Faut-il abolir les 35 heures et revenir aux 39 heures ? Les flottements verbaux du premier Ministre ont relancé les spéculations sur le temps de travail. C'est bien dommage, car ce débat bruyant détourne l'attention d'enjeux beaucoup plus vitaux pour notre compétitivité. 
Certes la France se situe bas en bas l'échelle en matière de durée du travail…c'est incontestable…avec 1476 heures travaillées par an et par personne. Mais, elle se place au voisinage des Pays-Bas, de l'Allemagne et du Danemark… Cette proximité suffit à tordre le coup à l'idée que les durées courtes ruineraient automatiquement la compétitivité. Ces trois pays dégageront chacun plus de 5 % du PIB d'excédent courant cette année. A l'opposé, les champions de la durée du travail que sont la Grèce ou les États-Unis afficheront des déficits vertigineux. En vérité, l'enjeu essentiel, ce n'est pas la durée du travail elle-même, mais la manière dont on envisage l'insertion des populations non qualifiés.
Il faut distinguer 4 modalités dont le dosage varie selon les pays : 
D'abord, le modèle l'insertion par  les petits boulots. La prolifération des temps partiels ultra-courts vont permettre d'insérer tout une partie de la population sur des emplois au rabais. On crée une sous-catégorie d'emploi, sans charges et à faible formalité, en dessous d'un certain seuil de salaire (400 euros / mois en Allemagne, 144 £ hebdomadaire au Royaume-Uni). Les mini-jobs allemands sont emblématiques de cela. On en dénombre 7 millions… 3 millions en fait quand on tient compte qu'ils s'agrègent souvent à un autre emploi. Comme le montre le graphique, le morcellement de l'emploi est pratiqué par tout le Nord de l'Europe, même si ce n'est pas toujours sous une forme dégradée.

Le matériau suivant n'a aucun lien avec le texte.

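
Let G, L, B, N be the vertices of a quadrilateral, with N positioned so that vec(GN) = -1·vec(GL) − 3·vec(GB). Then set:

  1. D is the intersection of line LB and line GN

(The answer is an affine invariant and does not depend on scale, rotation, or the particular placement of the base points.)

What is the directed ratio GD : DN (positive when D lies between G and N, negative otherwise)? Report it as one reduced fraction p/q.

GD:DN = -1/5

Assign G = (0, 0), L = (1, 0), B = (0, 1), N = (-1, -3) — the answer is frame-independent, so this choice is without loss of generality.
1. D is the intersection of line LB and line GN ⇒ D = (1/4, 3/4)
D = G + t·(N−G) with t = -1/4, so GD:DN = t:(1−t) = -1/4:5/4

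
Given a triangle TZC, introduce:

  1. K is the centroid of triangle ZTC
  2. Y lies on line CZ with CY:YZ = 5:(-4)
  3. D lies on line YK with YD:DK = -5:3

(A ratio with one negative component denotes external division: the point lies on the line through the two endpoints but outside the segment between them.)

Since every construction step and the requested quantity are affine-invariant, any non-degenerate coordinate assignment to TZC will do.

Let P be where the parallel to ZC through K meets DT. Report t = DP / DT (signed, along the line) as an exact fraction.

Set T = (0, 0), Z = (1, 0), C = (0, 1); any affine frame gives the same invariant.
1. K is the centroid of triangle ZTC ⇒ K = (1/3, 1/3)
2. Y lies on line CZ with CY:YZ = 5:(-4) ⇒ Y = (5, -4)
3. D lies on line YK with YD:DK = -5:3 ⇒ D = (-20/3, 41/6)
through K parallel to ZC: direction (-1, 1); meets DT at P = (-80/3, 82/3)
P = D + t·(T−D) with t = -3

t = -3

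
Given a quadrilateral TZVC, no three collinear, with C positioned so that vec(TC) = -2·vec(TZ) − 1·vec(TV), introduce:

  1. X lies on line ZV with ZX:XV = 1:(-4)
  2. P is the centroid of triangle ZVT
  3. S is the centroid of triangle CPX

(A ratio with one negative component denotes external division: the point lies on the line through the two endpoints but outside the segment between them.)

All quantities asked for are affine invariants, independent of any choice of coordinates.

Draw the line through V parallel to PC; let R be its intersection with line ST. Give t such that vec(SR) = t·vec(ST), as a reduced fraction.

Set T = (0, 0), Z = (1, 0), V = (0, 1), C = (-2, -1); any affine frame gives the same invariant.
1. X lies on line ZV with ZX:XV = 1:(-4) ⇒ X = (4/3, -1/3)
2. P is the centroid of triangle ZVT ⇒ P = (1/3, 1/3)
3. S is the centroid of triangle CPX ⇒ S = (-1/9, -1/3)
through V parallel to PC: direction (-7/3, -4/3); meets ST at R = (7/17, 21/17)
R = S + t·(T−S) with t = 80/17

t = 80/17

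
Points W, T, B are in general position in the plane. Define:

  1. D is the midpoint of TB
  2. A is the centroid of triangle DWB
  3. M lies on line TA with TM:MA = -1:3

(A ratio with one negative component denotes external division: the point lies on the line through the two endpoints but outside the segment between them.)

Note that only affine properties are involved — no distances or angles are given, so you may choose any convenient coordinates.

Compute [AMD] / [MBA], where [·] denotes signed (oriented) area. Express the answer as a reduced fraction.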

Autre solution : la baisse des charges sur les bas salaires associée à une réduction généralisée du temps de travail. C'est la solution française. Le but est d'insérer les non qualifiés sur des emplois stables à temps plein. L'ensemble de la collectivité subventionne l'emploi stable des moins qualifiés.  

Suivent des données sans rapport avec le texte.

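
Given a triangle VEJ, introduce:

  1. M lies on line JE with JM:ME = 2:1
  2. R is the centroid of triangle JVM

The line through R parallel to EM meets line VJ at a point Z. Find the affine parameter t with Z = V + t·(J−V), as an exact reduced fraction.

Set V = (0, 0), E = (1, 0), J = (0, 1); any affine frame gives the same invariant.
1. M lies on line JE with JM:ME = 2:1 ⇒ M = (2/3, 1/3)
2. R is the centroid of triangle JVM ⇒ R = (2/9, 4/9)
through R parallel to EM: direction (-1/3, 1/3); meets VJ at Z = (0, 2/3)
Z = V + t·(J−V) with t = 2/3

t = 2/3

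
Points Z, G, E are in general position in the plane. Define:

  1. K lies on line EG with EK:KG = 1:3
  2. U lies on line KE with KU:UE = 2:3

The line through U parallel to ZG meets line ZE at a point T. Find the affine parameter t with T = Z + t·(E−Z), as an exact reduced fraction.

t = 17/20

Choose coordinates Z = (0, 0), G = (1, 0), E = (0, 1).
1. K lies on line EG with EK:KG = 1:3 ⇒ K = (1/4, 3/4)
2. U lies on line KE with KU:UE = 2:3 ⇒ U = (3/20, 17/20)
through U parallel to ZG: direction (1, 0); meets ZE at T = (0, 17/20)
T = Z + t·(E−Z) with t = 17/20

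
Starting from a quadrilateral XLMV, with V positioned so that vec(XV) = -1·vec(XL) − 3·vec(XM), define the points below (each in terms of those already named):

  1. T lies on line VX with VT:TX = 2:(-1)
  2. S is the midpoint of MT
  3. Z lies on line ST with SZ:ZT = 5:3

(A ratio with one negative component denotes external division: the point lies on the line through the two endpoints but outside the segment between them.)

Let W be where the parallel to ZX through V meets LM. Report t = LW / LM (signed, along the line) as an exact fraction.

Choose coordinates X = (0, 0), L = (1, 0), M = (0, 1), V = (-1, -3).
1. T lies on line VX with VT:TX = 2:(-1) ⇒ T = (1, 3)
2. S is the midpoint of MT ⇒ S = (1/2, 2)
3. Z lies on line ST with SZ:ZT = 5:3 ⇒ Z = (13/16, 21/8)
through V parallel to ZX: direction (-13/16, -21/8); meets LM at W = (2/11, 9/11)
W = L + t·(M−L) with t = 9/11

t = 9/11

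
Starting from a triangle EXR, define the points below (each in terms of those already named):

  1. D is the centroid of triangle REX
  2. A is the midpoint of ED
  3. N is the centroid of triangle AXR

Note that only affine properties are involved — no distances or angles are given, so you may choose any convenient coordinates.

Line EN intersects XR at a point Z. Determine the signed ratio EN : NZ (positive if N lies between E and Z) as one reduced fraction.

Choose coordinates E = (0, 0), X = (1, 0), R = (0, 1).
1. D is the centroid of triangle REX ⇒ D = (1/3, 1/3)
2. A is the midpoint of ED ⇒ A = (1/6, 1/6)
3. N is the centroid of triangle AXR ⇒ N = (7/18, 7/18)
line EN meets XR at Z = (1/2, 1/2)
N = E + t·(Z−E) with t = 7/9, so EN:NZ = 7/9:2/9

EN:NZ = 7/2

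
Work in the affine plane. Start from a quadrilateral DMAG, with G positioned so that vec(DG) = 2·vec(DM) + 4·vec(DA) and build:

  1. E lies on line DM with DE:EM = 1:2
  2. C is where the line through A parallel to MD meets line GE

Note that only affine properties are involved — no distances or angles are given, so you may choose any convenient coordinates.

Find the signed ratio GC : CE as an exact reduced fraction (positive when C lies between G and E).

Assign D = (0, 0), M = (1, 0), A = (0, 1), G = (2, 4) — the answer is frame-independent, so this choice is without loss of generality.
1. E lies on line DM with DE:EM = 1:2 ⇒ E = (1/3, 0)
2. C is where the line through A parallel to MD meets line GE ⇒ C = (3/4, 1)
C = G + t·(E−G) with t = 3/4, so GC:CE = t:(1−t) = 3/4:1/4

GC:CE = 3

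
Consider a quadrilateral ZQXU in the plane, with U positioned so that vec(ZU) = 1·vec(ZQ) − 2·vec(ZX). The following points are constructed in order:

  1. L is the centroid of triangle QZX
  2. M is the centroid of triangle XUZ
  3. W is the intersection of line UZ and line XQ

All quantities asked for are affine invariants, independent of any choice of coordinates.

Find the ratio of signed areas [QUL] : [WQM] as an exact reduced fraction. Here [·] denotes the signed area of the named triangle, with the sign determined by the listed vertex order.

[QUL]:[WQM] = 2/3

Set Z = (0, 0), Q = (1, 0), X = (0, 1), U = (1, -2); any affine frame gives the same invariant.
1. L is the centroid of triangle QZX ⇒ L = (1/3, 1/3)
2. M is the centroid of triangle XUZ ⇒ M = (1/3, -1/3)
3. W is the intersection of line UZ and line XQ ⇒ W = (-1, 2)
2·[QUL] = -4/3, 2·[WQM] = -2
[QUL]:[WQM] = -4/3:-2 = 2/3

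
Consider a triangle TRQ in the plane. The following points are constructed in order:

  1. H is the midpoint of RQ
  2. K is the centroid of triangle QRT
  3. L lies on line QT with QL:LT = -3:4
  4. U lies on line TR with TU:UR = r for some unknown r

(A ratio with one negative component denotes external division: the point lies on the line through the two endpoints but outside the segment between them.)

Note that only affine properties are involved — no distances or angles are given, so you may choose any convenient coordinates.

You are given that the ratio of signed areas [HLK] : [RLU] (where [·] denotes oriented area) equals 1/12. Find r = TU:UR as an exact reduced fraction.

r = -1/2

Work in coordinates with T = (0, 0), R = (1, 0), Q = (0, 1).
1. H is the midpoint of RQ ⇒ H = (1/2, 1/2)
2. K is the centroid of triangle QRT ⇒ K = (1/3, 1/3)
3. L lies on line QT with QL:LT = -3:4 ⇒ L = (0, 4)
4. With TU:UR = r, write λ = r/(r+1) so U = T + λ·(R−T); U is affine-linear in λ
Every point depending on U is an affine combination of U and λ-independent points, so each such coordinate is linear in λ; the λ² term in each signed area is a multiple of (R−T)×(R−T) = 0, so 2·[HLK] and 2·[RLU] are each linear in λ. Evaluating at λ=0 and λ=1:
  2·[HLK] = 2/3,   2·[RLU] = -4·λ + 4
So [HLK]:[RLU] = (2/3) / (-4·λ + 4). Setting this equal to 1/12:
  2/3 = 1/12·(-4·λ + 4)  ⇒  λ = -1
Then r = λ/(1−λ) = (-1)/(2) = -1/2. Check: with r = -1/2, U = (-1, 0) and [HLK]:[RLU] = 1/12 as required.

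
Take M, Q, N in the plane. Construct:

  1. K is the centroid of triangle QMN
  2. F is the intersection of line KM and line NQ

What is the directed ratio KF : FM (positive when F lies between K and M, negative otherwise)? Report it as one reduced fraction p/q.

KF:FM = -1/3

Choose coordinates M = (0, 0), Q = (1, 0), N = (0, 1).
1. K is the centroid of triangle QMN ⇒ K = (1/3, 1/3)
2. F is the intersection of line KM and line NQ ⇒ F = (1/2, 1/2)
F = K + t·(M−K) with t = -1/2, so KF:FM = t:(1−t) = -1/2:3/2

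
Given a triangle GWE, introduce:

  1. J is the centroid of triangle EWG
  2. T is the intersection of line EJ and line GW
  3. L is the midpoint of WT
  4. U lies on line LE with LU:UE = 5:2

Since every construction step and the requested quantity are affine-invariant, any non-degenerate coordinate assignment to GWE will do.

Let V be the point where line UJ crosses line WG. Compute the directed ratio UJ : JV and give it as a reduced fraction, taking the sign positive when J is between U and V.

UJ:JV = 8/7

Choose coordinates G = (0, 0), W = (1, 0), E = (0, 1).
1. J is the centroid of triangle EWG ⇒ J = (1/3, 1/3)
2. T is the intersection of line EJ and line GW ⇒ T = (1/2, 0)
3. L is the midpoint of WT ⇒ L = (3/4, 0)
4. U lies on line LE with LU:UE = 5:2 ⇒ U = (3/14, 5/7)
line UJ meets WG at V = (7/16, 0)
J = U + t·(V−U) with t = 8/15, so UJ:JV = 8/15:7/15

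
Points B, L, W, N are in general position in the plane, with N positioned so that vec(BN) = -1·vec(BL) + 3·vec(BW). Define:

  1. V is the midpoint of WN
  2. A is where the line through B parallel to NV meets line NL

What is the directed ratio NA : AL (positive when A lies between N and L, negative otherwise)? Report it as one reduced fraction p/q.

Set B = (0, 0), L = (1, 0), W = (0, 1), N = (-1, 3); any affine frame gives the same invariant.
1. V is the midpoint of WN ⇒ V = (-1/2, 2)
2. A is where the line through B parallel to NV meets line NL ⇒ A = (-3, 6)
A = N + t·(L−N) with t = -1, so NA:AL = t:(1−t) = -1:2

NA:AL = -1/2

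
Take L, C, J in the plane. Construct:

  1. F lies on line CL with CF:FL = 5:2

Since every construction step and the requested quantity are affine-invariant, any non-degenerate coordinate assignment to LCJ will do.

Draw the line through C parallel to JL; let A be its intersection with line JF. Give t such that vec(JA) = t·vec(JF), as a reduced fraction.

t = 7/2

Choose coordinates L = (0, 0), C = (1, 0), J = (0, 1).
1. F lies on line CL with CF:FL = 5:2 ⇒ F = (2/7, 0)
through C parallel to JL: direction (0, -1); meets JF at A = (1, -5/2)
A = J + t·(F−J) with t = 7/2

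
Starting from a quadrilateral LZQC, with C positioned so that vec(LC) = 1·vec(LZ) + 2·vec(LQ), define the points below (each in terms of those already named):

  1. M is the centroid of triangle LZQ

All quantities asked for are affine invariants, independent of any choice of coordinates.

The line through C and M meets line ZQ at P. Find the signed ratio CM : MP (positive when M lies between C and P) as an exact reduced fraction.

Choose coordinates L = (0, 0), Z = (1, 0), Q = (0, 1), C = (1, 2).
1. M is the centroid of triangle LZQ ⇒ M = (1/3, 1/3)
line CM meets ZQ at P = (3/7, 4/7)
M = C + t·(P−C) with t = 7/6, so CM:MP = 7/6:-1/6

CM:MP = -7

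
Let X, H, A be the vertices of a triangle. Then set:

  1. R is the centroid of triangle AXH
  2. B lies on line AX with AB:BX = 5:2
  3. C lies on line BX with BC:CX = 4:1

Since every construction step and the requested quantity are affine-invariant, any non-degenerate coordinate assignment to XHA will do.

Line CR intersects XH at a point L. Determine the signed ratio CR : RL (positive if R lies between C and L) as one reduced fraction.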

Vient ensuite, le modèle de l'invalidité : les moins qualifiés inemployables sont purement et simplement rayés de la population active et des files d'attente du chômage et pris en charge par la collectivité. Les champions de ce procédé sont aussi au Nord de l'Europe.
Enfin, l'insertion sous forme précaire. C'est le modèle américain : faible couverture assurancielle, faible rémunération et surtout forte décote salariale en période de récession.

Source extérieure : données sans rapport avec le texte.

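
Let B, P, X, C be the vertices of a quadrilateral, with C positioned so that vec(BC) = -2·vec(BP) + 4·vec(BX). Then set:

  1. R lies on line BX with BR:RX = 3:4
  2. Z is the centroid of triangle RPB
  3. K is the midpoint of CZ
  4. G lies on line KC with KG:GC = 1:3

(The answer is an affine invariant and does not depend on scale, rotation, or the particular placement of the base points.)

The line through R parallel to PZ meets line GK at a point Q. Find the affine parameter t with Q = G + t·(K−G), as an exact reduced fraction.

Set B = (0, 0), P = (1, 0), X = (0, 1), C = (-2, 4); any affine frame gives the same invariant.
1. R lies on line BX with BR:RX = 3:4 ⇒ R = (0, 3/7)
2. Z is the centroid of triangle RPB ⇒ Z = (1/3, 1/7)
3. K is the midpoint of CZ ⇒ K = (-5/6, 29/14)
4. G lies on line KC with KG:GC = 1:3 ⇒ G = (-9/8, 143/56)
through R parallel to PZ: direction (-2/3, 1/7); meets GK at Q = (26/141, 128/329)
Q = G + t·(K−G) with t = 211/47

t = 211/47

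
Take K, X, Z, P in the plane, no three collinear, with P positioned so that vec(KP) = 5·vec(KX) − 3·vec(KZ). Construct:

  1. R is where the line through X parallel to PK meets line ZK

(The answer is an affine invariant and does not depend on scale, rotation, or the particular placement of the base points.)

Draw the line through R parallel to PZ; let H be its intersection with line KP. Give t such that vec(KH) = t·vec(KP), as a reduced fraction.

Set K = (0, 0), X = (1, 0), Z = (0, 1), P = (5, -3); any affine frame gives the same invariant.
1. R is where the line through X parallel to PK meets line ZK ⇒ R = (0, 3/5)
through R parallel to PZ: direction (-5, 4); meets KP at H = (3, -9/5)
H = K + t·(P−K) with t = 3/5

t = 3/5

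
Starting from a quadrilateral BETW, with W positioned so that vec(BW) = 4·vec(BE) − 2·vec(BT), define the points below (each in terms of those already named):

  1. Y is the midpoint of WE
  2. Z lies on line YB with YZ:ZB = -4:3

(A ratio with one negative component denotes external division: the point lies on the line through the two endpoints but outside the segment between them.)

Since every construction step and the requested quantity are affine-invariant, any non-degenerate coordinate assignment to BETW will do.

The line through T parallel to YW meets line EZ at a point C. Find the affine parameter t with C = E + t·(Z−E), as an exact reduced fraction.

t = -1/8

Assign B = (0, 0), E = (1, 0), T = (0, 1), W = (4, -2) — the answer is frame-independent, so this choice is without loss of generality.
1. Y is the midpoint of WE ⇒ Y = (5/2, -1)
2. Z lies on line YB with YZ:ZB = -4:3 ⇒ Z = (-15/2, 3)
through T parallel to YW: direction (3/2, -1); meets EZ at C = (33/16, -3/8)
C = E + t·(Z−E) with t = -1/8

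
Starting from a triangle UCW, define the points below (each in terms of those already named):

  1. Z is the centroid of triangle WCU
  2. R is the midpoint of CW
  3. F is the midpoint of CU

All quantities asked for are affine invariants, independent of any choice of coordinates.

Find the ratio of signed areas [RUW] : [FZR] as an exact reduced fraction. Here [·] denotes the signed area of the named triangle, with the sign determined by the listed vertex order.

Set U = (0, 0), C = (1, 0), W = (0, 1); any affine frame gives the same invariant.
1. Z is the centroid of triangle WCU ⇒ Z = (1/3, 1/3)
2. R is the midpoint of CW ⇒ R = (1/2, 1/2)
3. F is the midpoint of CU ⇒ F = (1/2, 0)
2·[RUW] = -1/2, 2·[FZR] = -1/12
[RUW]:[FZR] = -1/2:-1/12 = 6

[RUW]:[FZR] = 6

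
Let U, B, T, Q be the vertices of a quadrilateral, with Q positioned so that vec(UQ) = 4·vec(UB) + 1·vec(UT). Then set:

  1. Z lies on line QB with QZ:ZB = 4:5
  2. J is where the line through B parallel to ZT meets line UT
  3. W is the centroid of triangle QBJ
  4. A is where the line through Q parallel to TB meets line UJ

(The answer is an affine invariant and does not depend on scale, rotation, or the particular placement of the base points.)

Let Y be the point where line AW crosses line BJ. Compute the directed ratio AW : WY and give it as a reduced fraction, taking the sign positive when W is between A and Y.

Set U = (0, 0), B = (1, 0), T = (0, 1), Q = (4, 1); any affine frame gives the same invariant.
1. Z lies on line QB with QZ:ZB = 4:5 ⇒ Z = (8/3, 5/9)
2. J is where the line through B parallel to ZT meets line UT ⇒ J = (0, 1/6)
3. W is the centroid of triangle QBJ ⇒ W = (5/3, 7/18)
4. A is where the line through Q parallel to TB meets line UJ ⇒ A = (0, 5)
line AW meets BJ at Y = (145/78, -67/468)
W = A + t·(Y−A) with t = 26/29, so AW:WY = 26/29:3/29

AW:WY = 26/3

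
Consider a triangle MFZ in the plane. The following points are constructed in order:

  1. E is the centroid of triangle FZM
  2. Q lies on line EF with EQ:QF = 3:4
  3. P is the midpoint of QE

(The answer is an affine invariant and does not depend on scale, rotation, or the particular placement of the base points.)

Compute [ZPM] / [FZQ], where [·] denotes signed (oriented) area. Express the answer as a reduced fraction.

[ZPM]:[FZQ] = -5/2

Assign M = (0, 0), F = (1, 0), Z = (0, 1) — the answer is frame-independent, so this choice is without loss of generality.
1. E is the centroid of triangle FZM ⇒ E = (1/3, 1/3)
2. Q lies on line EF with EQ:QF = 3:4 ⇒ Q = (13/21, 4/21)
3. P is the midpoint of QE ⇒ P = (10/21, 11/42)
2·[ZPM] = -10/21, 2·[FZQ] = 4/21
[ZPM]:[FZQ] = -10/21:4/21 = -5/2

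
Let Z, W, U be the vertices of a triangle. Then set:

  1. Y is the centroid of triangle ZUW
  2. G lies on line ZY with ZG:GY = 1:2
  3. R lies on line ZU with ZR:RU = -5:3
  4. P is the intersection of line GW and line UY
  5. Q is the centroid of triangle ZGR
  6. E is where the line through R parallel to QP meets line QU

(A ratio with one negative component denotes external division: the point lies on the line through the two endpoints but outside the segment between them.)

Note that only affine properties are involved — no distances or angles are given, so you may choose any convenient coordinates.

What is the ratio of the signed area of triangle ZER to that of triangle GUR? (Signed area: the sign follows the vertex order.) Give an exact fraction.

[ZER]:[GUR] = 290/21

Choose coordinates Z = (0, 0), W = (1, 0), U = (0, 1).
1. Y is the centroid of triangle ZUW ⇒ Y = (1/3, 1/3)
2. G lies on line ZY with ZG:GY = 1:2 ⇒ G = (1/9, 1/9)
3. R lies on line ZU with ZR:RU = -5:3 ⇒ R = (0, 5/2)
4. P is the intersection of line GW and line UY ⇒ P = (7/15, 1/15)
5. Q is the centroid of triangle ZGR ⇒ Q = (1/27, 47/54)
6. E is where the line through R parallel to QP meets line QU ⇒ E = (-58/63, 38/9)
2·[ZER] = -145/63, 2·[GUR] = -1/6
[ZER]:[GUR] = -145/63:-1/6 = 290/21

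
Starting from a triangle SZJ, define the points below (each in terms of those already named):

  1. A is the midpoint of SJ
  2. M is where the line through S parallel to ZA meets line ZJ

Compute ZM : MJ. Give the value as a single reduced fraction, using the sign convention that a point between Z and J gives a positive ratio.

ZM:MJ = -1/2

Assign S = (0, 0), Z = (1, 0), J = (0, 1) — the answer is frame-independent, so this choice is without loss of generality.
1. A is the midpoint of SJ ⇒ A = (0, 1/2)
2. M is where the line through S parallel to ZA meets line ZJ ⇒ M = (2, -1)
M = Z + t·(J−Z) with t = -1, so ZM:MJ = t:(1−t) = -1:2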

Les temps de travail sont très largement la résultante de ces options : En bas de l'échelle : le Danemark, l'Allemagne, les Pays-Bas autour 1400h / an … pour avoir favorisé la prolifération de petits jobs fragmentés…. Au même niveau, la France pour avoir baissé la durée de tous…  Au milieu du classement, la Suède et le Royaume-Uni… Leur usage intensif de l'invalidité modère le recours au partage du travail. En haut de l'échelle, les pays qui optent pour la paupérisation des non qualifiés : Sud de l'Europe et États-Unis….
Alors veut-on revenir au 39 h ? Non. Assurément non. Ce qui est en crise c'est notre modèle d'insertion des non qualifiés. Trop rigide et facteur de freinage dans l'adaptation des entreprises. C'est notre modèle de baisse de charge et notre refus des emplois fragmentés qui doit être débattu en priorité.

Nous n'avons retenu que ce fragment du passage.